Moving to and living in Spain means a complete lifestyle change. The lifestyle that relocating Britons find in Spain could not be further removed from what we are used to in the UK.  For example, there is far more emphasis on the family and on relaxing and enjoying life in Spain than there is in the UK.

Brits quickly adapt to this change in culture and realise what they have been missing out on by constantly being on the go in the UK and living to work rather than just working enough to live.  Generally speaking one can expect this positive change on ones life to result in an enhanced feeling of well-being, and sooner rather than later your old friends and your family back in the UK will see this positive change in you and themselves begin thinking about whether moving to and living in Spain could be just the ticket for them too!

Practical Tips on Moving to and Living in Spain: Visa, Residency and NIE

The most basic question about whether or not you need a visa to live in Spain and how you go about getting an ID card can seem impossible queries to get an answer to.  So, if you’re moving to Spain, Expatra can answer all your residency and NIE questions.

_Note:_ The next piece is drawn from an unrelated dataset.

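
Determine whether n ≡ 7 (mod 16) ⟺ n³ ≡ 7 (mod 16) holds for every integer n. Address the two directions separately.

(⇒) Suppose n ≡ 7 (mod 16). Write n = 16j + 7. Then (16j + 7)³ = 4096j³ + 5376j² + 2352j + 343 = 16(256j³ + 336j² + 147j + 21) + 7, so n³ ≡ 7 (mod 16).

(⇐) Conversely, suppose n³ ≡ 7 (mod 16). The only residue r in {0, …, 15} with r³ ≡ 7 (mod 16) is r = 7, so n ≡ 7 (mod 16).

Equivalent; both directions hold.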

The first question you’re probably wondering about is whether or not you need an NIE number.  NIE stands for Numero de Identification de Extrajeros or foreigners’ identification number.  This is the expat equivalent of the local Spaniards’ DIE or Documento Nacional de Identidad and if you want to know what that is, consider it similar to the British National Insurance number.

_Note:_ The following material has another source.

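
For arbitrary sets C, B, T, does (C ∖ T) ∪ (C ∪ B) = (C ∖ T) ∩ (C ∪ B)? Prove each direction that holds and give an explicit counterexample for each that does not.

(⊇) Let x ∈ (C ∖ T) ∩ (C ∪ B). Then either x ∈ C and x ∉ B, T; or x ∈ C ∩ B and x ∉ T. In each case x ∈ (C ∖ T) ∪ (C ∪ B), so (C ∖ T) ∩ (C ∪ B) ⊆ (C ∖ T) ∪ (C ∪ B).

(⊆) This inclusion fails. Take C = ∅, B = {1}, T = ∅; then 1 ∈ (C ∖ T) ∪ (C ∪ B) but 1 ∉ (C ∖ T) ∩ (C ∪ B).

(⊆) fails; (⊇) holds.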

All EU citizens are free to come and live in Spain without applying for any special permission from the local government.

However, after three months of living in Spain you need to apply for an NIE number.  It is the experience of our readers who have moved to live in Spain that you will find it impossible to operate if you don’t have one.  You are asked for it if you buy a property, if you buy or insure a car, if you want to open a bank account or set up utility bills – i.e., you will need it often during your day-to-day life in Spain.

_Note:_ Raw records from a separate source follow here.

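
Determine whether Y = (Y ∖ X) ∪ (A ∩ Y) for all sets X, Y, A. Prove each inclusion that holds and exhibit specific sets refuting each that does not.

(⊇) Let x ∈ (Y ∖ X) ∪ (A ∩ Y). Then either x ∈ Y and x ∉ X, A; or x ∈ Y ∩ A and x ∉ X; or x ∈ X ∩ Y ∩ A. In each case x ∈ Y, so (Y ∖ X) ∪ (A ∩ Y) ⊆ Y.

(⊆) This inclusion fails. Take X = {1}, Y = {1}, A = ∅; then 1 ∈ Y but 1 ∉ (Y ∖ X) ∪ (A ∩ Y).

(⊆) fails; (⊇) holds.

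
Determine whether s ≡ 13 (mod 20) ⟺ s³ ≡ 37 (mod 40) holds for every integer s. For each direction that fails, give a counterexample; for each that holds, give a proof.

(←) The residues r modulo 40 with r³ ≡ 37 (mod 40) are exactly {13}, and each is ≡ 13 (mod 20).

(→) This fails: take s = 33. Then 33 ≡ 13 (mod 20), but 33³ = 35937 ≡ 17 (mod 40), not 37.

Only the converse holds.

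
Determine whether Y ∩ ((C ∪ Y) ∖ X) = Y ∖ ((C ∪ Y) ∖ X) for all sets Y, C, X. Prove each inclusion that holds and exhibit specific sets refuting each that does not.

(⊆) This inclusion fails. Take Y = {1}, C = ∅, X = ∅; then 1 ∈ Y ∩ ((C ∪ Y) ∖ X) but 1 ∉ Y ∖ ((C ∪ Y) ∖ X).

(⊇) This inclusion fails. Take Y = {1}, C = ∅, X = {1}; then 1 ∈ Y ∖ ((C ∪ Y) ∖ X) but 1 ∉ Y ∩ ((C ∪ Y) ∖ X).

(⊆) fails and (⊇) fails.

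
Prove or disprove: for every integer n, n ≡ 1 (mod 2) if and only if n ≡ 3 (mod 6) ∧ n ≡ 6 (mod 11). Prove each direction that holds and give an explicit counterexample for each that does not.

(⟹) This fails: n = 1 gives 1 ≡ 1 (mod 2) but 1 ≡ 1 (mod 6), so the conjunction on the right does not hold.

(⟸) Conversely, if n ≡ 3 (mod 6) and n ≡ 6 (mod 11), then by the Chinese remainder theorem n ≡ 39 (mod 66). Since 39 ≡ 1 (mod 2) and 2 ∣ 66, we get n ≡ 1 (mod 2).

Not equivalent: only (⇐) holds.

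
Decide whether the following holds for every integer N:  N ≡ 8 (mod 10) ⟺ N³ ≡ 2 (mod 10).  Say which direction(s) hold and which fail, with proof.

Forward direction. Suppose N ≡ 8 (mod 10). Write N = 10j + 8. Then (10j + 8)³ = 1000j³ + 2400j² + 1920j + 512 = 10(100j³ + 240j² + 192j + 51) + 2, so N³ ≡ 2 (mod 10).

Converse. Suppose N³ ≡ 2 (mod 10). The only residue r in {0, …, 9} with r³ ≡ 2 (mod 10) is r = 8, so N ≡ 8 (mod 10).

Both directions hold; the statement is true.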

The next question that arises relates to residency and whether you as a British, and therefore a European citizen, need to apply for residency to live in Spain.

According to Spanish governmental information you don’t necessarily need one – however, you will get tax advantages with one!

To get your NIE and residence certificate, apply to the nearest foreigners office (Oficina de Extranjeros) or police station (Comisaria de Policia), which can be found in all main towns.

The Oficina de Extranjeros will issue you with a Residence Certificate. This certificate displays your name, address, nationality and NIE with the date of your registration.

The process can take a long time, so the sooner you begin the better.

Cost of Living

The cost of living in Spain is determined by your lifestyle and the location you have chosen as your home.

There is no upper limit for those seeking luxury and indulgent lifestyle, fine dining and top-class entertainment and shopping.

You can also choose a more traditional Spanish way of life, and try to eat and live like locals. Move a bit further away from dazzling and luxurious settings inhabited by international expats and enjoy Spain as it is – you won’t need to be a billionaire to have a good quality of life then.


Becoming resident in Spain for tax purposes means you are subject to Spanish taxation on your worldwide income. So as tax resident in Spain you must declare all the assets you own outside Spain.

Spanish taxation rules are quite complicated, and the best course of action is to seek professional advice from a local taxation specialist and also an international financial adviser regulated to give advice in Spain.

In conclusion…

There is so much in Spain’s favour that we Brits cannot do anything about the love and passion we feel for this nation.  It appeals to us on all levels, and now that Spanish house prices are falling and it is therefore becoming easier to buy in to the inimitably enjoyable and good lifestyle that Spain offers, so those Brits already living the dream in Spain can soon expect to be joined by a whole host of new British neighbours!